Acusado de asfixiar noiva que morreu após mais de um ano em tratamento vai a júri popular no litoral de SP | Santos e Região

William Cesar Borreli, acusado de asfixiar a noiva, que morreu após mais de um ano em tratamento, vai a júri popular nesta terça-feira (19). O julgamento começou por volta das 9h30, no Fórum de São Vicente, no litoral de São Paulo. Segundo apurado pelo g1, cinco testemunhas serão ouvidas.

O crime aconteceu em São Vicente, no dia 31 de março de 2016, no apartamento onde a enfermeira Janaina Caroline Cunha Alves, que tinha 26 anos, morava. O noivo dela foi preso no dia 9 de agosto do mesmo ano por ser o principal suspeito, mas negava o crime.

Noivo da vítima é suspeito de cometer o crime — Foto: Reprodução/TV Tribuna

Após ser asfixiada, Janaína ficou quase cinco meses internada na Unidade de Terapia Intensiva (UTI) do Hospital Ana Costa, em Santos. Depois, passou a realizar tratamento médico em casa, em São Vicente. A jovem respirava com a ajuda de aparelhos e se expressava muito pouco, por ter perdido os movimentos após a agressão.
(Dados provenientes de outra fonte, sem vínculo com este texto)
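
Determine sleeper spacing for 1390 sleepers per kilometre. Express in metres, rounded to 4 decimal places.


Spacing = 1000 m / number of sleepers
Spacing = 1000 / 1390
Spacing = 0.7194 m

0.7194


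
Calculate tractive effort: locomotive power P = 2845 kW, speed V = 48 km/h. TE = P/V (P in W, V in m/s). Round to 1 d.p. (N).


Convert: P = 2845 kW = 2845000 W
V = 48 / 3.6 = 13.3333 m/s
TE = 2845000 / 13.3333
TE = 213375.0 N

213375.0


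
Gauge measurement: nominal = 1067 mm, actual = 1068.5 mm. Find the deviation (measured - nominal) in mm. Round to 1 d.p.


Deviation = measured - nominal
Deviation = 1068.5 - 1067
Deviation = 1.5 mm

1.5


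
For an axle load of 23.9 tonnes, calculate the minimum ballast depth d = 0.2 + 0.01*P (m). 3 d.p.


d = 0.2 + 0.01 * 23.9
d = 0.2 + 0.239
d = 0.439 m

0.439


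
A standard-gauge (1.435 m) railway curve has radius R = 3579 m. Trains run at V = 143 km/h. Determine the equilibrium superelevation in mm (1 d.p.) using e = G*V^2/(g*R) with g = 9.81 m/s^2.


Convert speed: V = 143 / 3.6 = 39.7222 m/s
Apply formula: e = 1.435 * 39.7222^2 / (9.81 * 3579)
e = 1.435 * 1577.8549 / 35109.99
e = 0.064489 m = 64.5 mm

64.5


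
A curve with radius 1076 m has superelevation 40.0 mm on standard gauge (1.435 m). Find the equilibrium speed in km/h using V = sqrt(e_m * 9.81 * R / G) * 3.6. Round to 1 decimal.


Convert cant: e = 40.0 mm = 0.0400 m
V_ms = sqrt(0.0400 * 9.81 * 1076 / 1.435)
V_ms = sqrt(294.231638) = 17.1532 m/s
V = 17.1532 * 3.6 = 61.8 km/h

61.8


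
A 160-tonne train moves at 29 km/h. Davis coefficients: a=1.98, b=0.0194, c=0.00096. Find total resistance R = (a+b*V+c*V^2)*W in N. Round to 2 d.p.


b*V = 0.0194 * 29 = 0.5626
c*V^2 = 0.00096 * 841 = 0.80736
R_per_t = 1.98 + 0.5626 + 0.80736 = 3.34996 N/t
R_total = 3.34996 * 160 = 535.99 N

535.99


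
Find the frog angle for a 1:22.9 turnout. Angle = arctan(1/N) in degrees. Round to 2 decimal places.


1/N = 1/22.9 = 0.043668
angle = arctan(0.043668) = 0.04364 rad
angle = 0.04364 * 180/pi = 2.50 degrees

2.50


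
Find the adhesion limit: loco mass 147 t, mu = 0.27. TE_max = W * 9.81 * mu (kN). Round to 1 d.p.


TE_max = W * g * mu
TE_max = 147 * 9.81 * 0.27
TE_max = 1442.07 * 0.27
TE_max = 389.4 kN

389.4


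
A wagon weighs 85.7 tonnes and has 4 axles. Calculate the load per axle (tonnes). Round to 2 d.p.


Load per axle = total weight / number of axles
Load = 85.7 / 4
Load = 21.43 tonnes

21.43


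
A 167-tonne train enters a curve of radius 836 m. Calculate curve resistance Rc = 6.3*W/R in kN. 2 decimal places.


Rc = 6.3 * W / R
Rc = 6.3 * 167 / 836
Rc = 1052.1 / 836
Rc = 1.26 kN

1.26


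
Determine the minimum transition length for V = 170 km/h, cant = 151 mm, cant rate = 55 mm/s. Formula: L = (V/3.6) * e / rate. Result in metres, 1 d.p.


Convert speed: V = 170 / 3.6 = 47.2222 m/s
L = 47.2222 * 151 / 55
L = 7130.5556 / 55
L = 129.6 m

129.6


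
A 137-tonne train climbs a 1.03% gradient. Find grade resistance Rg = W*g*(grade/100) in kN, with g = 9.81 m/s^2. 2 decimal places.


Rg = W * 9.81 * grade / 100
Rg = 137 * 9.81 * 1.03 / 100
Rg = 1343.97 * 0.0103
Rg = 13.84 kN

13.84


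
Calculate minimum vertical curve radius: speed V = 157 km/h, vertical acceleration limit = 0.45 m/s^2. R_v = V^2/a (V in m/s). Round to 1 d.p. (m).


Convert speed: V = 157 / 3.6 = 43.6111 m/s
V^2 = 1901.929 m^2/s^2
R_v = 1901.929 / 0.45
R_v = 4226.5 m

4226.5


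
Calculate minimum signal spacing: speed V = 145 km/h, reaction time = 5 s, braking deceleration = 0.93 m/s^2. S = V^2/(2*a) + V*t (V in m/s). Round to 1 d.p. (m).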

Em 2017, Janaína broncoaspirou a dieta colocada diariamente pela enfermeira, que cuidava dela em casa. Com isso, a saúde dela se agravou, e em setembro ela foi diagnosticada com pneumonia. Ela foi internada na Unidade de Terapia Intensiva e teve alta com quadro estável, entretanto, morreu no dia 13 de outubro de 2017, depois de uma parada cardíaca.

Mulher foi asfixiada e noivo é suspeito — Foto: Arquivo Pessoal

Em depoimento à polícia, o suspeito afirmou que, ao chegar ao apartamento onde a noiva morava, encontrou a vítima sendo esganada por um pedreiro em um dos cômodos. Ao tentar salvar a jovem, ele entrou em luta corporal com o suposto agressor, que se desvencilhou e fugiu.

Já o pedreiro negou ser o responsável pelo crime. Segundo a versão do funcionário, ele realizava serviços no apartamento quando o noivo da vítima entrou e ficou com ciúmes por algum motivo, atacando a mulher. No entanto, o pedreiro afirma que saiu do local sem ver o desfecho das possíveis agressões.

Em entrevista ao g1 na época do crime, um amigo de Janaina, que preferiu não se identificar, disse que o noivo da jovem era bastante ciumento, e que chegou a ameaçá-lo. Segundo ele, a discussão foi em 2014, e após o ocorrido, ele se distanciou da enfermeira. Também em entrevista ao g1, Nelci Alves da Silva, avó de Janaina, afirmou que as discussões entre o casal se intensificaram por conta de uma conta nas redes sociais.